The act prohibits payments being made to foreign government officials to assist in obtaining or retaining business. It also requires companies whose securities are listed in the United States to meet its accounting provisions.

Legal experts said that as more multinationals invested in China, and with more Chinese investing in the US, Washington could launch more corruption investigations against companies with links to China.

US President Donald Trump has described the act as a “horrible law” that put US businesses abroad “at a huge disadvantage”, but legal experts did not expect any let-up in enforcement.
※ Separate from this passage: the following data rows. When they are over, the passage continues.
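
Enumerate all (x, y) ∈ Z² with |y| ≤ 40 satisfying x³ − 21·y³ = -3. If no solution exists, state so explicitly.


The equation is x³ - 21y³ = -3. For fixed y, x³ = 21·y³ − 3, so a solution requires the RHS to be a perfect cube.
Strategy: iterate y from -40 to 40, compute RHS = 21·y³ − 3, and check whether it is a (positive or negative) perfect cube.
Check small values of y:
  y = 0: RHS = -3 is not a perfect cube.
  y = 1: RHS = 18 is not a perfect cube.
  y = -1: RHS = -24 is not a perfect cube.
  y = 2: RHS = 165 is not a perfect cube.
  y = -2: RHS = -171 is not a perfect cube.
  y = 3: RHS = 564 is not a perfect cube.
  y = -3: RHS = -570 is not a perfect cube.
Continuing the search up to |y| = 40 finds no solutions either.
No (x, y) in the scanned range satisfies the equation.

No integer solutions with |y| ≤ 40.


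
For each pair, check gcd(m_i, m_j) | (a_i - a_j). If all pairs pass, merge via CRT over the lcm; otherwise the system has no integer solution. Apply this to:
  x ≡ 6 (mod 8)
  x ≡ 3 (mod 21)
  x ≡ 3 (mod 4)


Moduli 8, 21, 4 are not pairwise coprime, so CRT works modulo lcm(m_i) when all pairwise compatibility conditions hold.
Pairwise compatibility: gcd(m_i, m_j) must divide a_i - a_j for every pair.
Merge one congruence at a time:
  Start: x ≡ 6 (mod 8).
  Combine with x ≡ 3 (mod 21): gcd(8, 21) = 1; 3 - 6 = -3, which IS divisible by 1, so compatible.
    Write x = 6 + 8·t and substitute into x ≡ 3 (mod 21): 8·t ≡ 3 − 6 = -3 (mod 21).
    Reduce coefficients mod 21: 8·t ≡ 18 (mod 21).
    The inverse of 8 mod 21 is 8 (since 8·8 = 64 = 3·21 + 1), so t ≡ 8·18 = 144 ≡ 18 (mod 21).
    Then x = 6 + 8·18 = 150, valid modulo lcm(8, 21) = 168: x ≡ 150 (mod 168).
  Combine with x ≡ 3 (mod 4): gcd(168, 4) = 4, and 3 - 150 = -147 is NOT divisible by 4.
    ⇒ system is inconsistent (no integer solution).

No solution (the system is inconsistent).


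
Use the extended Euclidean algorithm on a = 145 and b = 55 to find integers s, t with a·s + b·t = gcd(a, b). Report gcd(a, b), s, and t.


Euclidean algorithm on (145, 55) — divide until remainder is 0:
  145 = 2 · 55 + 35
  55 = 1 · 35 + 20
  35 = 1 · 20 + 15
  20 = 1 · 15 + 5
  15 = 3 · 5 + 0
gcd(145, 55) = 5.
Track Bezout coefficients alongside the remainders: start with r₀ = 145 = a·1 + b·0 (s = 1, t = 0) and r₁ = 55 = a·0 + b·1 (s = 0, t = 1); each new remainder r_{k+1} = r_{k-1} − q_k·r_k inherits s_{k+1} = s_{k-1} − q_k·s_k, t_{k+1} = t_{k-1} − q_k·t_k, so r_k = a·s_k + b·t_k at every step:
  q = 2: r = 35, s = 1 − 2·0 = 1, t = 0 − 2·1 = -2  (check: 145·1 + 55·(-2) = 35)
  q = 1: r = 20, s = 0 − 1·1 = -1, t = 1 − 1·(-2) = 3  (check: 145·(-1) + 55·3 = 20)
  q = 1: r = 15, s = 1 − 1·(-1) = 2, t = -2 − 1·3 = -5  (check: 145·2 + 55·(-5) = 15)
  q = 1: r = 5, s = -1 − 1·2 = -3, t = 3 − 1·(-5) = 8  (check: 145·(-3) + 55·8 = 5)
The row with r = 5 (the gcd) gives the Bezout coefficients s = -3, t = 8.
Result: 145 · (-3) + 55 · (8) = 5.

gcd(145, 55) = 5; s = -3, t = 8 (check: 145·(-3) + 55·8 = 5).


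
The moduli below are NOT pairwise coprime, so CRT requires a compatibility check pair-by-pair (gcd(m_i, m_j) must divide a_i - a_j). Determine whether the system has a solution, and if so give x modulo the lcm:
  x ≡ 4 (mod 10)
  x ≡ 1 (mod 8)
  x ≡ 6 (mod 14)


Moduli 10, 8, 14 are not pairwise coprime, so CRT works modulo lcm(m_i) when all pairwise compatibility conditions hold.
Pairwise compatibility: gcd(m_i, m_j) must divide a_i - a_j for every pair.
Merge one congruence at a time:
  Start: x ≡ 4 (mod 10).
  Combine with x ≡ 1 (mod 8): gcd(10, 8) = 2, and 1 - 4 = -3 is NOT divisible by 2.
    ⇒ system is inconsistent (no integer solution).

No solution (the system is inconsistent).


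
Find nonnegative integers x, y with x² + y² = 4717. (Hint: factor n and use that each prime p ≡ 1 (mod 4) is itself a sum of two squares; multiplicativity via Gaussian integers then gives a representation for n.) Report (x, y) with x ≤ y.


Step 1: Factor n = 4717 = 53 · 89.
Step 2: Check the mod-4 condition on each prime factor: 53 ≡ 1 (mod 4), exponent 1; 89 ≡ 1 (mod 4), exponent 1.
All primes ≡ 3 (mod 4) appear to even exponent (or don't appear), so by the two-squares theorem n IS expressible as a sum of two squares.
Step 3: Build a representation. Here n = 53 · 89 is a product of primes ≡ 1 (mod 4). Each prime p ≡ 1 (mod 4) is itself a sum of two squares; find a² by testing p − a² for a perfect square:
  53: 53 − 1² = 52, 53 − 2² = 49 = 7² ⇒ 53 = 2² + 7².
  89: 89 − 1² = 88, 89 − 2² = 85, 89 − 3² = 80, 89 − 4² = 73, 89 − 5² = 64 = 8² ⇒ 89 = 5² + 8².
  Combine using the Brahmagupta–Fibonacci identity (a² + b²)(c² + d²) = (ac − bd)² + (ad + bc)² = (ac + bd)² + (ad − bc)²:
  53 · 89 = 4717: from (2² + 7²)(5² + 8²), take (2·5 − 7·8, 2·8 + 7·5) = (10 − 56, 16 + 35) = (-46, 51); dropping signs (only squares matter) gives (46, 51); check 46² + 51² = 2116 + 2601 = 4717 ✓.
Step 4: Order so x ≤ y and verify: 46² + 51² = 2116 + 2601 = 4717 = n. ✓

n = 4717 = 46² + 51² (one valid representation with x ≤ y).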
“[With more and more Chinese outbound investment] Chinese firms will become a focus for anti-corruption law enforcement globally,” Chen Litong, a senior partner with Dentons in Shanghai, said.

China’s outbound investment totalled US$1 trillion at the end of 2015, with US$41 billion of that going to the US, according to the National Bureau of Statistics. Hundreds of Chinese stocks are traded in the US – 142 companies are listed on the Nasdaq and 55 on the New York Stock Exchange.
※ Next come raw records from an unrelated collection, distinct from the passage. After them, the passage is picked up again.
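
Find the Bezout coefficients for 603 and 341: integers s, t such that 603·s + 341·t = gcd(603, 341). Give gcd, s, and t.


Euclidean algorithm on (603, 341) — divide until remainder is 0:
  603 = 1 · 341 + 262
  341 = 1 · 262 + 79
  262 = 3 · 79 + 25
  79 = 3 · 25 + 4
  25 = 6 · 4 + 1
  4 = 4 · 1 + 0
gcd(603, 341) = 1.
Track Bezout coefficients alongside the remainders: start with r₀ = 603 = a·1 + b·0 (s = 1, t = 0) and r₁ = 341 = a·0 + b·1 (s = 0, t = 1); each new remainder r_{k+1} = r_{k-1} − q_k·r_k inherits s_{k+1} = s_{k-1} − q_k·s_k, t_{k+1} = t_{k-1} − q_k·t_k, so r_k = a·s_k + b·t_k at every step:
  q = 1: r = 262, s = 1 − 1·0 = 1, t = 0 − 1·1 = -1  (check: 603·1 + 341·(-1) = 262)
  q = 1: r = 79, s = 0 − 1·1 = -1, t = 1 − 1·(-1) = 2  (check: 603·(-1) + 341·2 = 79)
  q = 3: r = 25, s = 1 − 3·(-1) = 4, t = -1 − 3·2 = -7  (check: 603·4 + 341·(-7) = 25)
  q = 3: r = 4, s = -1 − 3·4 = -13, t = 2 − 3·(-7) = 23  (check: 603·(-13) + 341·23 = 4)
  q = 6: r = 1, s = 4 − 6·(-13) = 82, t = -7 − 6·23 = -145  (check: 603·82 + 341·(-145) = 1)
The row with r = 1 (the gcd) gives the Bezout coefficients s = 82, t = -145.
Result: 603 · (82) + 341 · (-145) = 1.

gcd(603, 341) = 1; s = 82, t = -145 (check: 603·82 + 341·(-145) = 1).


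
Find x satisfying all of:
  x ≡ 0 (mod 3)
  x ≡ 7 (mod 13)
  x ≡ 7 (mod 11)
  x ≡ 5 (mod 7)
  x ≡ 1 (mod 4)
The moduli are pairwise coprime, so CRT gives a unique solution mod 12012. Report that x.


Product of moduli M = 3 · 13 · 11 · 7 · 4 = 12012.
Merge one congruence at a time:
  Start: x ≡ 0 (mod 3).
  Combine with x ≡ 7 (mod 13); new modulus lcm = 39.
    Write x = 0 + 3·t and substitute into x ≡ 7 (mod 13): 3·t ≡ 7 − 0 = 7 (mod 13).
    The inverse of 3 mod 13 is 9 (since 3·9 = 27 = 2·13 + 1), so t ≡ 9·7 = 63 ≡ 11 (mod 13).
    Then x = 0 + 3·11 = 33, valid modulo lcm(3, 13) = 39: x ≡ 33 (mod 39).
  Combine with x ≡ 7 (mod 11); new modulus lcm = 429.
    Write x = 33 + 39·t and substitute into x ≡ 7 (mod 11): 39·t ≡ 7 − 33 = -26 (mod 11).
    Reduce coefficients mod 11: 6·t ≡ 7 (mod 11).
    The inverse of 6 mod 11 is 2 (since 6·2 = 12 = 1·11 + 1), so t ≡ 2·7 = 14 ≡ 3 (mod 11).
    Then x = 33 + 39·3 = 150, valid modulo lcm(39, 11) = 429: x ≡ 150 (mod 429).
  Combine with x ≡ 5 (mod 7); new modulus lcm = 3003.
    Write x = 150 + 429·t and substitute into x ≡ 5 (mod 7): 429·t ≡ 5 − 150 = -145 (mod 7).
    Reduce coefficients mod 7: 2·t ≡ 2 (mod 7).
    The inverse of 2 mod 7 is 4 (since 2·4 = 8 = 1·7 + 1), so t ≡ 4·2 = 8 ≡ 1 (mod 7).
    Then x = 150 + 429·1 = 579, valid modulo lcm(429, 7) = 3003: x ≡ 579 (mod 3003).
  Combine with x ≡ 1 (mod 4); new modulus lcm = 12012.
    Write x = 579 + 3003·t and substitute into x ≡ 1 (mod 4): 3003·t ≡ 1 − 579 = -578 (mod 4).
    Reduce coefficients mod 4: 3·t ≡ 2 (mod 4).
    The inverse of 3 mod 4 is 3 (since 3·3 = 9 = 2·4 + 1), so t ≡ 3·2 = 6 ≡ 2 (mod 4).
    Then x = 579 + 3003·2 = 6585, valid modulo lcm(3003, 4) = 12012: x ≡ 6585 (mod 12012).
Verify against each original: 6585 mod 3 = 0, 6585 mod 13 = 7, 6585 mod 11 = 7, 6585 mod 7 = 5, 6585 mod 4 = 1.

x ≡ 6585 (mod 12012).


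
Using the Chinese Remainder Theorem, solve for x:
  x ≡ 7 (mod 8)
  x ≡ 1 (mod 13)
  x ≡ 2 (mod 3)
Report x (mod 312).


Moduli 8, 13, 3 are pairwise coprime; by CRT there is a unique solution modulo M = 8 · 13 · 3 = 312.
Solve pairwise, accumulating the modulus:
  Start with x ≡ 7 (mod 8).
  Combine with x ≡ 1 (mod 13): since gcd(8, 13) = 1, we get a unique residue mod 104.
    Write x = 7 + 8·t and substitute into x ≡ 1 (mod 13): 8·t ≡ 1 − 7 = -6 (mod 13).
    Reduce coefficients mod 13: 8·t ≡ 7 (mod 13).
    The inverse of 8 mod 13 is 5 (since 8·5 = 40 = 3·13 + 1), so t ≡ 5·7 = 35 ≡ 9 (mod 13).
    Then x = 7 + 8·9 = 79, valid modulo lcm(8, 13) = 104: x ≡ 79 (mod 104).
  Combine with x ≡ 2 (mod 3): since gcd(104, 3) = 1, we get a unique residue mod 312.
    Write x = 79 + 104·t and substitute into x ≡ 2 (mod 3): 104·t ≡ 2 − 79 = -77 (mod 3).
    Reduce coefficients mod 3: 2·t ≡ 1 (mod 3).
    The inverse of 2 mod 3 is 2 (since 2·2 = 4 = 1·3 + 1), so t ≡ 2·1 = 2 ≡ 2 (mod 3).
    Then x = 79 + 104·2 = 287, valid modulo lcm(104, 3) = 312: x ≡ 287 (mod 312).
Verify: 287 mod 8 = 7 ✓, 287 mod 13 = 1 ✓, 287 mod 3 = 2 ✓.

x ≡ 287 (mod 312).


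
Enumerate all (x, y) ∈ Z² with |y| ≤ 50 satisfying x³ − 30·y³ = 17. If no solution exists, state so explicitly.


The equation is x³ - 30y³ = 17. For fixed y, x³ = 30·y³ + 17, so a solution requires the RHS to be a perfect cube.
Strategy: iterate y from -50 to 50, compute RHS = 30·y³ + 17, and check whether it is a (positive or negative) perfect cube.
Check small values of y:
  y = 0: RHS = 17 is not a perfect cube.
  y = 1: RHS = 47 is not a perfect cube.
  y = -1: RHS = -13 is not a perfect cube.
  y = 2: RHS = 257 is not a perfect cube.
  y = -2: RHS = -223 is not a perfect cube.
  y = 3: RHS = 827 is not a perfect cube.
  y = -3: RHS = -793 is not a perfect cube.
Continuing the search up to |y| = 50 finds no solutions either.
No (x, y) in the scanned range satisfies the equation.

No integer solutions with |y| ≤ 50.


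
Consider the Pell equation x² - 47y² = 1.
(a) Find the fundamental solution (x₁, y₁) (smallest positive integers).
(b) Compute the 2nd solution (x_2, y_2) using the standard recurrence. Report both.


Step 1: Find the fundamental solution (x₁, y₁) of x² - 47y² = 1.
  Expand √47 as a continued fraction. a₀ = ⌊√47⌋ = 6; iterate m_{k+1} = d_k·a_k − m_k, d_{k+1} = (47 − m_{k+1}²)/d_k, a_{k+1} = ⌊(a₀ + m_{k+1})/d_{k+1}⌋ (starting m₀ = 0, d₀ = 1), with convergents p_k = a_k·p_{k-1} + p_{k-2}, q_k = a_k·q_{k-1} + q_{k-2} (p₋₁ = 1, q₋₁ = 0):
  k = 0: a₀ = 6; p₀/q₀ = 6/1; p₀² − 47·q₀² = 36 − 47 = -11.
  k = 1: m = 6, d = 11, a = ⌊(6 + 6)/11⌋ = 1; p/q = (1·6 + 1)/(1·1 + 0) = 7/1; p² − 47·q² = 49 − 47 = 2.
  k = 2: m = 5, d = 2, a = ⌊(6 + 5)/2⌋ = 5; p/q = (5·7 + 6)/(5·1 + 1) = 41/6; p² − 47·q² = 1681 − 1692 = -11.
  k = 3: m = 5, d = 11, a = ⌊(6 + 5)/11⌋ = 1; p/q = (1·41 + 7)/(1·6 + 1) = 48/7; p² − 47·q² = 2304 − 2303 = 1.
  The first convergent with p² − 47·q² = 1 gives the fundamental solution (x₁, y₁) = (48, 7).
Step 2: Apply the recurrence (x_{n+1}, y_{n+1}) = (x₁x_n + 47y₁y_n, x₁y_n + y₁x_n) repeatedly.
  From (x_1, y_1) = (48, 7): x_2 = 48·48 + 47·7·7 = 4607; y_2 = 48·7 + 7·48 = 672.
Step 3: Verify x_2² - 47·y_2² = 21224449 - 21224448 = 1 (should be 1). ✓

(x_1, y_1) = (48, 7); (x_2, y_2) = (4607, 672).


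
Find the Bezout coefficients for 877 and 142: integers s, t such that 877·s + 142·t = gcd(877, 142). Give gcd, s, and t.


Euclidean algorithm on (877, 142) — divide until remainder is 0:
  877 = 6 · 142 + 25
  142 = 5 · 25 + 17
  25 = 1 · 17 + 8
  17 = 2 · 8 + 1
  8 = 8 · 1 + 0
gcd(877, 142) = 1.
Track Bezout coefficients alongside the remainders: start with r₀ = 877 = a·1 + b·0 (s = 1, t = 0) and r₁ = 142 = a·0 + b·1 (s = 0, t = 1); each new remainder r_{k+1} = r_{k-1} − q_k·r_k inherits s_{k+1} = s_{k-1} − q_k·s_k, t_{k+1} = t_{k-1} − q_k·t_k, so r_k = a·s_k + b·t_k at every step:
  q = 6: r = 25, s = 1 − 6·0 = 1, t = 0 − 6·1 = -6  (check: 877·1 + 142·(-6) = 25)
  q = 5: r = 17, s = 0 − 5·1 = -5, t = 1 − 5·(-6) = 31  (check: 877·(-5) + 142·31 = 17)
  q = 1: r = 8, s = 1 − 1·(-5) = 6, t = -6 − 1·31 = -37  (check: 877·6 + 142·(-37) = 8)
  q = 2: r = 1, s = -5 − 2·6 = -17, t = 31 − 2·(-37) = 105  (check: 877·(-17) + 142·105 = 1)
The row with r = 1 (the gcd) gives the Bezout coefficients s = -17, t = 105.
Result: 877 · (-17) + 142 · (105) = 1.

gcd(877, 142) = 1; s = -17, t = 105 (check: 877·(-17) + 142·105 = 1).


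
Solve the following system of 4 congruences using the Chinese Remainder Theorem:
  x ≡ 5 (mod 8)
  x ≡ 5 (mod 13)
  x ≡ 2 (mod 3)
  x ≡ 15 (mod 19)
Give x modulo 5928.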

Kate Yunxia Yin, a lawyer at Beijing-based Fangda Partners, said the number of US investigations involving China had grown alongside Washington’s increasing familiarity with Chinese business practices.

She added that multinational firms in China were becoming more aware of compliance issues.

“Companies are finding more problems themselves and self-reporting,” she said. “The underlying reason is that companies are investing more and more money in China, and there is [still] corruption in China.”

But she said the business environment in China had changed for the better since Beijing launched its sweeping anti-corruption campaign, and there was now more scrutiny when luxury gifts, meals and bribes were offered.

Jianwei Fang, a partner with Zhong Lun Law Firm in Beijing, said China had long been a target for cases brought under the Foreign Corrupt Practices Act, particularly those against multinational corporations working with companies in China.

He said Ho’s arrest could be a signal that US regulators were “becoming more aggressive in investigating China”.

The nationwide, ongoing anti-corruption drive had thrown a spotlight on business practices in China and prompted more investigations, he said.

“I think investigations involving China and especially Chinese companies will become more and more common,” Fang said. “China’s anti-corruption enforcement will also remain very much active.”